10. “I’ll take theory for $200, Alex”

Remember that whatever text you have chosen is full of answers; but the questions themselves are often more interesting.

11. Engage

For you, make eye contact with students and scan the room as you talk; for them, make them stop and think by giving them problems to solve or questions to answer.

12. Connect

Use metaphors or guided inquiry to help students connect new information with existing knowledge.

13. Challenge

Ask deeper questions: “Why is this the correct answer?” or “What does this tell us about the next thing we need to learn?”

14. What should students remember to tell their grandchildren?

Avoid trivial details, but focus on “uncoverage”—relating the day’s content to the underlying themes and issues of the field. (Uncoverage aims to help students see what ideas, questions, arguments and applications connect and make meaningful the array of facts that may seem unrelated to them without the instructor’s guidance; p99, 1011).

15. Observe and respond

Pay attention to facial expressions, body language, and student behaviors among the students in your lecture hall. If people aren’t connecting with your topic, change gears.

16. Get immediate feedback

At the end of lecture, ask students to tell you what they understand or don’t, what confuses or concerns them or what needs more explanation. Then use this information for the next lecture, if you cannot address it immediately.

After the lecture is over

17. Assess and review

Use video or a helpful colleague to help you review your lectures. Even veteran lecturers can benefit from an independent observer.

18. Self-reflection

Be honest with yourself about how closely the experience resembled your expectations for the lecture. If it didn’t, think about how to improve the match.

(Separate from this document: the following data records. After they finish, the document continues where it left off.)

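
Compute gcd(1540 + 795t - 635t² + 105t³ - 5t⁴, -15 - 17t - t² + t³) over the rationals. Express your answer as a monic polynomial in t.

1 + t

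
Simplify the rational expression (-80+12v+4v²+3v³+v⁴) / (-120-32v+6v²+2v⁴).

Repeated division with remainder:
  v⁴+3v³+4v²+12v-80 = (1/2)(2v⁴+6v²-32v-120) + (3v³+v²+28v-20)
  2v⁴+6v²-32v-120 = ((2/3)v-2/9)(3v³+v²+28v-20) + (-(112/9)v²-(112/9)v-1120/9)
  3v³+v²+28v-20 = (-(27/112)v+9/56)(-(112/9)v²-(112/9)v-1120/9) + (0)
Last nonzero remainder: -(112/9)v²-(112/9)v-1120/9. Dividing through by -112/9 gives the monic gcd v²+v+10.
Cancel v²+v+10 from numerator and denominator to get the reduced form.

(-8+2v+v²)/(-12-2v+2v²)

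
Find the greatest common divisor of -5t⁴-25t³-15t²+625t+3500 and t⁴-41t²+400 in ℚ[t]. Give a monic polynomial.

Apply the Euclidean algorithm:
  -5t⁴-25t³-15t²+625t+3500 = (-5)(t⁴-41t²+400) + (-25t³-220t²+625t+5500)
  t⁴-41t²+400 = (-(1/25)t+44/125)(-25t³-220t²+625t+5500) + ((1536/25)t²-1536)
  -25t³-220t²+625t+5500 = (-(625/1536)t-1375/384)((1536/25)t²-1536) + (0)
Last nonzero remainder: (1536/25)t²-1536. Dividing through by 1536/25 gives the monic gcd t²-25.

t²-25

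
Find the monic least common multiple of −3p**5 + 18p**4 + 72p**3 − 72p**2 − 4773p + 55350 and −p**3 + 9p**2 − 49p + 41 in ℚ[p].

Apply the Euclidean algorithm:
  −3p**5 + 18p**4 + 72p**3 − 72p**2 − 4773p + 55350 = (3p**2 + 9p − 138)(−p**3 + 9p**2 − 49p + 41) + (1488p**2 − 11904p + 61008)
  −p**3 + 9p**2 − 49p + 41 = (−(1/1488)p + 1/1488)(1488p**2 − 11904p + 61008) + (0)
Last nonzero remainder: 1488p**2 − 11904p + 61008. Dividing through by 1488 gives the monic gcd p**2 − 8p + 41.
Then lcm(f, g) = f·g / gcd(f, g); expanding and making the result monic gives the answer.

p**6 − 7p**5 − 18p**4 + 48p**3 + 1567p**2 − 20041p + 18450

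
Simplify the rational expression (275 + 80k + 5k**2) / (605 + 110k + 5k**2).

(5 + k)/(11 + k)

Apply the Euclidean algorithm:
  5k**2 + 80k + 275 = (5k**2 + 110k + 605) + (-30k - 330)
  5k**2 + 110k + 605 = (-(1/6)k - 11/6)(-30k - 330) + (0)
Last nonzero remainder: -30k - 330. Dividing through by -30 gives the monic gcd k + 11.
Cancel k + 11 from numerator and denominator to get the reduced form.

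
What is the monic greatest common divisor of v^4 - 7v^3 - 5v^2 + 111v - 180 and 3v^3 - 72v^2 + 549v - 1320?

Euclidean algorithm in ℚ[v]:
  v^4 - 7v^3 - 5v^2 + 111v - 180 = ((1/3)v + 17/3)(3v^3 - 72v^2 + 549v - 1320) + (220v^2 - 2560v + 7300)
  3v^3 - 72v^2 + 549v - 1320 = ((3/220)v - 102/605)(220v^2 - 2560v + 7300) + ((2160/121)v - 10800/121)
  220v^2 - 2560v + 7300 = ((1331/108)v - 8833/108)((2160/121)v - 10800/121) + (0)
Last nonzero remainder: (2160/121)v - 10800/121. Dividing through by 2160/121 gives the monic gcd v - 5.

v - 5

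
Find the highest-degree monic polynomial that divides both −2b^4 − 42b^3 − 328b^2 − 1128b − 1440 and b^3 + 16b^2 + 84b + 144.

Repeated division with remainder:
  −2b^4 − 42b^3 − 328b^2 − 1128b − 1440 = (−2b − 10)(b^3 + 16b^2 + 84b + 144) + (0)
The last nonzero remainder b^3 + 16b^2 + 84b + 144 is already monic.

b^3 + 16b^2 + 84b + 144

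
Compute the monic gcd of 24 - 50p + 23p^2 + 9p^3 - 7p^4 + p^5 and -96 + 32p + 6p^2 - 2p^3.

12 - 7p + p^2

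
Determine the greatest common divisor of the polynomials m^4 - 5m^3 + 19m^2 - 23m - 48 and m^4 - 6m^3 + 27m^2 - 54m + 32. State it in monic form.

m^2 - 3m + 16

Euclidean algorithm in ℚ[m]:
  m^4 - 5m^3 + 19m^2 - 23m - 48 = (m^4 - 6m^3 + 27m^2 - 54m + 32) + (m^3 - 8m^2 + 31m - 80)
  m^4 - 6m^3 + 27m^2 - 54m + 32 = (m + 2)(m^3 - 8m^2 + 31m - 80) + (12m^2 - 36m + 192)
  m^3 - 8m^2 + 31m - 80 = ((1/12)m - 5/12)(12m^2 - 36m + 192) + (0)
Last nonzero remainder: 12m^2 - 36m + 192. Dividing through by 12 gives the monic gcd m^2 - 3m + 16.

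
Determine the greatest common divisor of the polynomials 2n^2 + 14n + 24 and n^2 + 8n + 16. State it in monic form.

n + 4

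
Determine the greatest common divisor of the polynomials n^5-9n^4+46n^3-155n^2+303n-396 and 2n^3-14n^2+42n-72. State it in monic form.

n^3-7n^2+21n-36

By polynomial division,
  n^5-9n^4+46n^3-155n^2+303n-396 = ((1/2)n^2-n+11/2)(2n^3-14n^2+42n-72) + (0)
Last nonzero remainder: 2n^3-14n^2+42n-72. Dividing through by 2 gives the monic gcd n^3-7n^2+21n-36.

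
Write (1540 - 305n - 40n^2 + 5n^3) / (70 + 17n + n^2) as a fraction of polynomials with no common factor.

Euclidean algorithm in ℚ[n]:
  5n^3 - 40n^2 - 305n + 1540 = (5n - 125)(n^2 + 17n + 70) + (1470n + 10290)
  n^2 + 17n + 70 = ((1/1470)n + 1/147)(1470n + 10290) + (0)
Last nonzero remainder: 1470n + 10290. Dividing through by 1470 gives the monic gcd n + 7.
Cancel n + 7 from numerator and denominator to get the reduced form.

(220 - 75n + 5n^2)/(10 + n)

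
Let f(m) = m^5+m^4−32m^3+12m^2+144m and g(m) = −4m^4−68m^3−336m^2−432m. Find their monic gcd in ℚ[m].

m^3+8m^2+12m

Repeated division with remainder:
  m^5+m^4−32m^3+12m^2+144m = (−(1/4)m+4)(−4m^4−68m^3−336m^2−432m) + (156m^3+1248m^2+1872m)
  −4m^4−68m^3−336m^2−432m = (−(1/39)m−3/13)(156m^3+1248m^2+1872m) + (0)
Last nonzero remainder: 156m^3+1248m^2+1872m. Dividing through by 156 gives the monic gcd m^3+8m^2+12m.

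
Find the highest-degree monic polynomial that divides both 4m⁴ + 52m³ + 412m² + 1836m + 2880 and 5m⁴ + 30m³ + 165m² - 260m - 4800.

m³ + 10m² + 73m + 240

Repeated division with remainder:
  4m⁴ + 52m³ + 412m² + 1836m + 2880 = (4/5)(5m⁴ + 30m³ + 165m² - 260m - 4800) + (28m³ + 280m² + 2044m + 6720)
  5m⁴ + 30m³ + 165m² - 260m - 4800 = ((5/28)m - 5/7)(28m³ + 280m² + 2044m + 6720) + (0)
Last nonzero remainder: 28m³ + 280m² + 2044m + 6720. Dividing through by 28 gives the monic gcd m³ + 10m² + 73m + 240.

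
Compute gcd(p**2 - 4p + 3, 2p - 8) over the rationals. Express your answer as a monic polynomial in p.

Repeated division with remainder:
  p**2 - 4p + 3 = ((1/2)p)(2p - 8) + (3)
  2p - 8 = ((2/3)p - 8/3)(3) + (0)
The last nonzero remainder is the constant 3, so the polynomials are coprime and gcd = 1.

1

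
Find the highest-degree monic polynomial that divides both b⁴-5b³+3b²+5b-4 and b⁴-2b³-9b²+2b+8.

b³-4b²-b+4

Repeated division with remainder:
  b⁴-5b³+3b²+5b-4 = (b⁴-2b³-9b²+2b+8) + (-3b³+12b²+3b-12)
  b⁴-2b³-9b²+2b+8 = (-(1/3)b-2/3)(-3b³+12b²+3b-12) + (0)
Last nonzero remainder: -3b³+12b²+3b-12. Dividing through by -3 gives the monic gcd b³-4b²-b+4.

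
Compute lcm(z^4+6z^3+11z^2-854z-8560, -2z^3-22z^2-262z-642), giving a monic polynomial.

z^5+9z^4+29z^3-821z^2-11122z-25680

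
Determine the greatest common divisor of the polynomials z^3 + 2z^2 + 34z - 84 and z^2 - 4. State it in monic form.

z - 2

Euclidean algorithm in ℚ[z]:
  z^3 + 2z^2 + 34z - 84 = (z + 2)(z^2 - 4) + (38z - 76)
  z^2 - 4 = ((1/38)z + 1/19)(38z - 76) + (0)
Last nonzero remainder: 38z - 76. Dividing through by 38 gives the monic gcd z - 2.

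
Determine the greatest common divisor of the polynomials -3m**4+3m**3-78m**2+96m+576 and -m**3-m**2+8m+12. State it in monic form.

By polynomial division,
  -3m**4+3m**3-78m**2+96m+576 = (3m-6)(-m**3-m**2+8m+12) + (-108m**2+108m+648)
  -m**3-m**2+8m+12 = ((1/108)m+1/54)(-108m**2+108m+648) + (0)
Last nonzero remainder: -108m**2+108m+648. Dividing through by -108 gives the monic gcd m**2-m-6.

m**2-m-6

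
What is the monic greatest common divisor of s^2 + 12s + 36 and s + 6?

s + 6

Repeated division with remainder:
  s^2 + 12s + 36 = (s + 6)(s + 6) + (0)
The last nonzero remainder s + 6 is already monic.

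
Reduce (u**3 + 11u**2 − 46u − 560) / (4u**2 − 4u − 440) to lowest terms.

(u**2 + u − 56)/(4u − 44)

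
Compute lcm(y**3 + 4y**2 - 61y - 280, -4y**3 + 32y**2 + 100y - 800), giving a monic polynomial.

By polynomial division,
  y**3 + 4y**2 - 61y - 280 = (-1/4)(-4y**3 + 32y**2 + 100y - 800) + (12y**2 - 36y - 480)
  -4y**3 + 32y**2 + 100y - 800 = (-(1/3)y + 5/3)(12y**2 - 36y - 480) + (0)
Last nonzero remainder: 12y**2 - 36y - 480. Dividing through by 12 gives the monic gcd y**2 - 3y - 40.
Then lcm(f, g) = f·g / gcd(f, g); expanding and making the result monic gives the answer.

y**4 - y**3 - 81y**2 + 25y + 1400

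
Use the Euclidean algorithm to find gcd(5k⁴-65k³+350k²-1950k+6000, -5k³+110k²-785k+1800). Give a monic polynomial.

Euclidean algorithm in ℚ[k]:
  5k⁴-65k³+350k²-1950k+6000 = (-k-9)(-5k³+110k²-785k+1800) + (555k²-7215k+22200)
  -5k³+110k²-785k+1800 = (-(1/111)k+3/37)(555k²-7215k+22200) + (0)
Last nonzero remainder: 555k²-7215k+22200. Dividing through by 555 gives the monic gcd k²-13k+40.

k²-13k+40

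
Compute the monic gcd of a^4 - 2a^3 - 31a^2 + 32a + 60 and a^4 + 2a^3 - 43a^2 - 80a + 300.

a^3 - 3a^2 - 28a + 60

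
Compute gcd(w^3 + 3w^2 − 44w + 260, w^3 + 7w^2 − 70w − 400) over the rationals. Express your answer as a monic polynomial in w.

w + 10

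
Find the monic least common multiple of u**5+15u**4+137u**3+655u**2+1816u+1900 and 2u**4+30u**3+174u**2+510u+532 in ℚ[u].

u**6+22u**5+242u**4+1614u**3+6401u**2+14612u+13300

Repeated division with remainder:
  u**5+15u**4+137u**3+655u**2+1816u+1900 = ((1/2)u)(2u**4+30u**3+174u**2+510u+532) + (50u**3+400u**2+1550u+1900)
  2u**4+30u**3+174u**2+510u+532 = ((1/25)u+7/25)(50u**3+400u**2+1550u+1900) + (0)
Last nonzero remainder: 50u**3+400u**2+1550u+1900. Dividing through by 50 gives the monic gcd u**3+8u**2+31u+38.
Then lcm(f, g) = f·g / gcd(f, g); expanding and making the result monic gives the answer.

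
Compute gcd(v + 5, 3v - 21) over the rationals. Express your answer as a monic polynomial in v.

Euclidean algorithm in ℚ[v]:
  v + 5 = (1/3)(3v - 21) + (12)
  3v - 21 = ((1/4)v - 7/4)(12) + (0)
The last nonzero remainder is the constant 12, so the polynomials are coprime and gcd = 1.

1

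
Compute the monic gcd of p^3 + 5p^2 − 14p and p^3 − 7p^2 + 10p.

p^2 − 2p

Apply the Euclidean algorithm:
  p^3 + 5p^2 − 14p = (p^3 − 7p^2 + 10p) + (12p^2 − 24p)
  p^3 − 7p^2 + 10p = ((1/12)p − 5/12)(12p^2 − 24p) + (0)
Last nonzero remainder: 12p^2 − 24p. Dividing through by 12 gives the monic gcd p^2 − 2p.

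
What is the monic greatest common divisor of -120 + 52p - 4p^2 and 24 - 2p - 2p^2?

-3 + p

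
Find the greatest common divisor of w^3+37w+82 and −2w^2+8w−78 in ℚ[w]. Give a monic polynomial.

1

Repeated division with remainder:
  w^3+37w+82 = (−(1/2)w−2)(−2w^2+8w−78) + (14w−74)
  −2w^2+8w−78 = (−(1/7)w−9/49)(14w−74) + (−4488/49)
  14w−74 = (−(343/2244)w+1813/2244)(−4488/49) + (0)
The last nonzero remainder is the constant −4488/49, so the polynomials are coprime and gcd = 1.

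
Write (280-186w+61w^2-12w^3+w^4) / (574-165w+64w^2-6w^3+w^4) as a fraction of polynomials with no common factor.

By polynomial division,
  w^4-12w^3+61w^2-186w+280 = (w^4-6w^3+64w^2-165w+574) + (-6w^3-3w^2-21w-294)
  w^4-6w^3+64w^2-165w+574 = (-(1/6)w+13/12)(-6w^3-3w^2-21w-294) + ((255/4)w^2-(765/4)w+1785/2)
  -6w^3-3w^2-21w-294 = (-(8/85)w-28/85)((255/4)w^2-(765/4)w+1785/2) + (0)
Last nonzero remainder: (255/4)w^2-(765/4)w+1785/2. Dividing through by 255/4 gives the monic gcd w^2-3w+14.
Cancel w^2-3w+14 from numerator and denominator to get the reduced form.

(20-9w+w^2)/(41-3w+w^2)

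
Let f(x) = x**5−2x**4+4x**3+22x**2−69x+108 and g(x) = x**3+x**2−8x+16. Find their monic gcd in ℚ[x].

x**2−3x+4

Apply the Euclidean algorithm:
  x**5−2x**4+4x**3+22x**2−69x+108 = (x**2−3x+15)(x**3+x**2−8x+16) + (−33x**2+99x−132)
  x**3+x**2−8x+16 = (−(1/33)x−4/33)(−33x**2+99x−132) + (0)
Last nonzero remainder: −33x**2+99x−132. Dividing through by −33 gives the monic gcd x**2−3x+4.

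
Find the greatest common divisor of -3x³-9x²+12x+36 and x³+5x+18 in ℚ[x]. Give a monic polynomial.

x+2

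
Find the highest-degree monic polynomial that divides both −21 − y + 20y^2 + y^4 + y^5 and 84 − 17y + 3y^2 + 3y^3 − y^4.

Apply the Euclidean algorithm:
  y^5 + y^4 + 20y^2 − y − 21 = (−y − 4)(−y^4 + 3y^3 + 3y^2 − 17y + 84) + (15y^3 + 15y^2 + 15y + 315)
  −y^4 + 3y^3 + 3y^2 − 17y + 84 = (−(1/15)y + 4/15)(15y^3 + 15y^2 + 15y + 315) + (0)
Last nonzero remainder: 15y^3 + 15y^2 + 15y + 315. Dividing through by 15 gives the monic gcd y^3 + y^2 + y + 21.

21 + y + y^2 + y^3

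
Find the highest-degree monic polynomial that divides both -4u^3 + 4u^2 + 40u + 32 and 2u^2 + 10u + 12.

u + 2

Apply the Euclidean algorithm:
  -4u^3 + 4u^2 + 40u + 32 = (-2u + 12)(2u^2 + 10u + 12) + (-56u - 112)
  2u^2 + 10u + 12 = (-(1/28)u - 3/28)(-56u - 112) + (0)
Last nonzero remainder: -56u - 112. Dividing through by -56 gives the monic gcd u + 2.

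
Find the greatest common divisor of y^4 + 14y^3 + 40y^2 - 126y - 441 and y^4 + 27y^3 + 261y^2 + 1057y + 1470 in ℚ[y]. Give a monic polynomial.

Apply the Euclidean algorithm:
  y^4 + 14y^3 + 40y^2 - 126y - 441 = (y^4 + 27y^3 + 261y^2 + 1057y + 1470) + (-13y^3 - 221y^2 - 1183y - 1911)
  y^4 + 27y^3 + 261y^2 + 1057y + 1470 = (-(1/13)y - 10/13)(-13y^3 - 221y^2 - 1183y - 1911) + (0)
Last nonzero remainder: -13y^3 - 221y^2 - 1183y - 1911. Dividing through by -13 gives the monic gcd y^3 + 17y^2 + 91y + 147.

y^3 + 17y^2 + 91y + 147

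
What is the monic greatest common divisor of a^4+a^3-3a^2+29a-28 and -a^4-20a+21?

Euclidean algorithm in ℚ[a]:
  a^4+a^3-3a^2+29a-28 = (-1)(-a^4-20a+21) + (a^3-3a^2+9a-7)
  -a^4-20a+21 = (-a-3)(a^3-3a^2+9a-7) + (0)
The last nonzero remainder a^3-3a^2+9a-7 is already monic.

a^3-3a^2+9a-7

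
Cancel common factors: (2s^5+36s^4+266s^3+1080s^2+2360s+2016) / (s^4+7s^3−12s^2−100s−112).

Euclidean algorithm in ℚ[s]:
  2s^5+36s^4+266s^3+1080s^2+2360s+2016 = (2s+22)(s^4+7s^3−12s^2−100s−112) + (136s^3+1544s^2+4784s+4480)
  s^4+7s^3−12s^2−100s−112 = ((1/136)s−37/1156)(136s^3+1544s^2+4784s+4480) + ((648/289)s^2+(5832/289)s+9072/289)
  136s^3+1544s^2+4784s+4480 = ((4913/81)s+11560/81)((648/289)s^2+(5832/289)s+9072/289) + (0)
Last nonzero remainder: (648/289)s^2+(5832/289)s+9072/289. Dividing through by 648/289 gives the monic gcd s^2+9s+14.
Cancel s^2+9s+14 from numerator and denominator to get the reduced form.

(2s^3+18s^2+76s+144)/(s^2−2s−8)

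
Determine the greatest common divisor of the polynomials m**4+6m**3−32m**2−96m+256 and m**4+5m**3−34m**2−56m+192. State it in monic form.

Apply the Euclidean algorithm:
  m**4+6m**3−32m**2−96m+256 = (m**4+5m**3−34m**2−56m+192) + (m**3+2m**2−40m+64)
  m**4+5m**3−34m**2−56m+192 = (m+3)(m**3+2m**2−40m+64) + (0)
The last nonzero remainder m**3+2m**2−40m+64 is already monic.

m**3+2m**2−40m+64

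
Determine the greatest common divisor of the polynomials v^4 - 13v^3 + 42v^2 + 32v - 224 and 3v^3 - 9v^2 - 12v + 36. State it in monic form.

v + 2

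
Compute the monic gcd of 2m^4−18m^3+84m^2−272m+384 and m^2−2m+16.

Repeated division with remainder:
  2m^4−18m^3+84m^2−272m+384 = (2m^2−14m+24)(m^2−2m+16) + (0)
The last nonzero remainder m^2−2m+16 is already monic.

m^2−2m+16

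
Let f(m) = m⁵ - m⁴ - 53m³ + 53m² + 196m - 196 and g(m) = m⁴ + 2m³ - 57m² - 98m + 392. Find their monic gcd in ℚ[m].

By polynomial division,
  m⁵ - m⁴ - 53m³ + 53m² + 196m - 196 = (m - 3)(m⁴ + 2m³ - 57m² - 98m + 392) + (10m³ - 20m² - 490m + 980)
  m⁴ + 2m³ - 57m² - 98m + 392 = ((1/10)m + 2/5)(10m³ - 20m² - 490m + 980) + (0)
Last nonzero remainder: 10m³ - 20m² - 490m + 980. Dividing through by 10 gives the monic gcd m³ - 2m² - 49m + 98.

m³ - 2m² - 49m + 98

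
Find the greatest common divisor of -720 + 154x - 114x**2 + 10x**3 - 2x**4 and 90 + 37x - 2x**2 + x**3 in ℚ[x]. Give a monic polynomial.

45 - 4x + x**2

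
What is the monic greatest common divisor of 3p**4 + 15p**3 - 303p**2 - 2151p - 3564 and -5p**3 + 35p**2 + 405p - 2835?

p + 9

By polynomial division,
  3p**4 + 15p**3 - 303p**2 - 2151p - 3564 = (-(3/5)p - 36/5)(-5p**3 + 35p**2 + 405p - 2835) + (192p**2 - 936p - 23976)
  -5p**3 + 35p**2 + 405p - 2835 = (-(5/192)p + 85/1536)(192p**2 - 936p - 23976) + (-(10725/64)p - 96525/64)
  192p**2 - 936p - 23976 = (-(4096/3575)p + 56832/3575)(-(10725/64)p - 96525/64) + (0)
Last nonzero remainder: -(10725/64)p - 96525/64. Dividing through by -10725/64 gives the monic gcd p + 9.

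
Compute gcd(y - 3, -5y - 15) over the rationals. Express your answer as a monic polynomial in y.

Repeated division with remainder:
  y - 3 = (-1/5)(-5y - 15) + (-6)
  -5y - 15 = ((5/6)y + 5/2)(-6) + (0)
The last nonzero remainder is the constant -6, so the polynomials are coprime and gcd = 1.

1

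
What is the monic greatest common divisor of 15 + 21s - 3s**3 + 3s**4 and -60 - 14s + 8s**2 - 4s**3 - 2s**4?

Euclidean algorithm in ℚ[s]:
  3s**4 - 3s**3 + 21s + 15 = (-3/2)(-2s**4 - 4s**3 + 8s**2 - 14s - 60) + (-9s**3 + 12s**2 - 75)
  -2s**4 - 4s**3 + 8s**2 - 14s - 60 = ((2/9)s + 20/27)(-9s**3 + 12s**2 - 75) + (-(8/9)s**2 + (8/3)s - 40/9)
  -9s**3 + 12s**2 - 75 = ((81/8)s + 135/8)(-(8/9)s**2 + (8/3)s - 40/9) + (0)
Last nonzero remainder: -(8/9)s**2 + (8/3)s - 40/9. Dividing through by -8/9 gives the monic gcd s**2 - 3s + 5.

5 - 3s + s**2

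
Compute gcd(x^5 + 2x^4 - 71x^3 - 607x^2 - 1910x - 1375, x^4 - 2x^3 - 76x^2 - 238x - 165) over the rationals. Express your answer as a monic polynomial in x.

By polynomial division,
  x^5 + 2x^4 - 71x^3 - 607x^2 - 1910x - 1375 = (x + 4)(x^4 - 2x^3 - 76x^2 - 238x - 165) + (13x^3 - 65x^2 - 793x - 715)
  x^4 - 2x^3 - 76x^2 - 238x - 165 = ((1/13)x + 3/13)(13x^3 - 65x^2 - 793x - 715) + (0)
Last nonzero remainder: 13x^3 - 65x^2 - 793x - 715. Dividing through by 13 gives the monic gcd x^3 - 5x^2 - 61x - 55.

x^3 - 5x^2 - 61x - 55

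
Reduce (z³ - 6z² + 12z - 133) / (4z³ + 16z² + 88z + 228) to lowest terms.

(z - 7)/(4z + 12)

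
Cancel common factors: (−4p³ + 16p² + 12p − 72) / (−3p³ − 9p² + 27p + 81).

Repeated division with remainder:
  −4p³ + 16p² + 12p − 72 = (4/3)(−3p³ − 9p² + 27p + 81) + (28p² − 24p − 180)
  −3p³ − 9p² + 27p + 81 = (−(3/28)p − 81/196)(28p² − 24p − 180) + (−(108/49)p + 324/49)
  28p² − 24p − 180 = (−(343/27)p − 245/9)(−(108/49)p + 324/49) + (0)
Last nonzero remainder: −(108/49)p + 324/49. Dividing through by −108/49 gives the monic gcd p − 3.
Cancel p − 3 from numerator and denominator to get the reduced form.

(4p² − 4p − 24)/(3p² + 18p + 27)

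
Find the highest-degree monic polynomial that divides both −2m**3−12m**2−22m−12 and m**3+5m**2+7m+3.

Repeated division with remainder:
  −2m**3−12m**2−22m−12 = (−2)(m**3+5m**2+7m+3) + (−2m**2−8m−6)
  m**3+5m**2+7m+3 = (−(1/2)m−1/2)(−2m**2−8m−6) + (0)
Last nonzero remainder: −2m**2−8m−6. Dividing through by −2 gives the monic gcd m**2+4m+3.

m**2+4m+3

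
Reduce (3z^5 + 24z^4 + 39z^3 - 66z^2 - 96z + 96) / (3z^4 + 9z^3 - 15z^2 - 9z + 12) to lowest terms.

Repeated division with remainder:
  3z^5 + 24z^4 + 39z^3 - 66z^2 - 96z + 96 = (z + 5)(3z^4 + 9z^3 - 15z^2 - 9z + 12) + (9z^3 + 18z^2 - 63z + 36)
  3z^4 + 9z^3 - 15z^2 - 9z + 12 = ((1/3)z + 1/3)(9z^3 + 18z^2 - 63z + 36) + (0)
Last nonzero remainder: 9z^3 + 18z^2 - 63z + 36. Dividing through by 9 gives the monic gcd z^3 + 2z^2 - 7z + 4.
Cancel z^3 + 2z^2 - 7z + 4 from numerator and denominator to get the reduced form.

(z^2 + 6z + 8)/(z + 1)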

19. Review student progress

Gather the evidence you took during and after each class about how well students are meeting the objectives you have set for the lesson. This can include electronic polls, or other techniques to help you determine if students knew more (or knew it better) after the lecture than before.

These are just some suggestions on how to enhance the main purpose of our lectures: to improve student understanding of our course materials. Commitment to this fundamental goal and our reflection on how well our lectures succeed are the essential ingredients in the recipe for success. As with any recipe, it may take some practice to get it right, and there is always room for experimentation and customization. The goal is to find the style and practice that are most successful for you.

Our Teaching Tool Kit is a free library downloadable online teaching tools, produced in collaboration with educators. Get guidance and examples with Bloom’s Taxonomy in teaching, activity planning, active learning, and more. (And we’re always adding new tools, too.)

Reference

  1. Wiggins G, McTighe W. 2006. Understanding by Design, Expanded 2nd ed. Alexandria (VA): ASCD.
  2. Elder L, Paul R. 2005. The Miniature Guide to Asking Essential Questions. Tomales (CA): Foundation for Critical Thinking.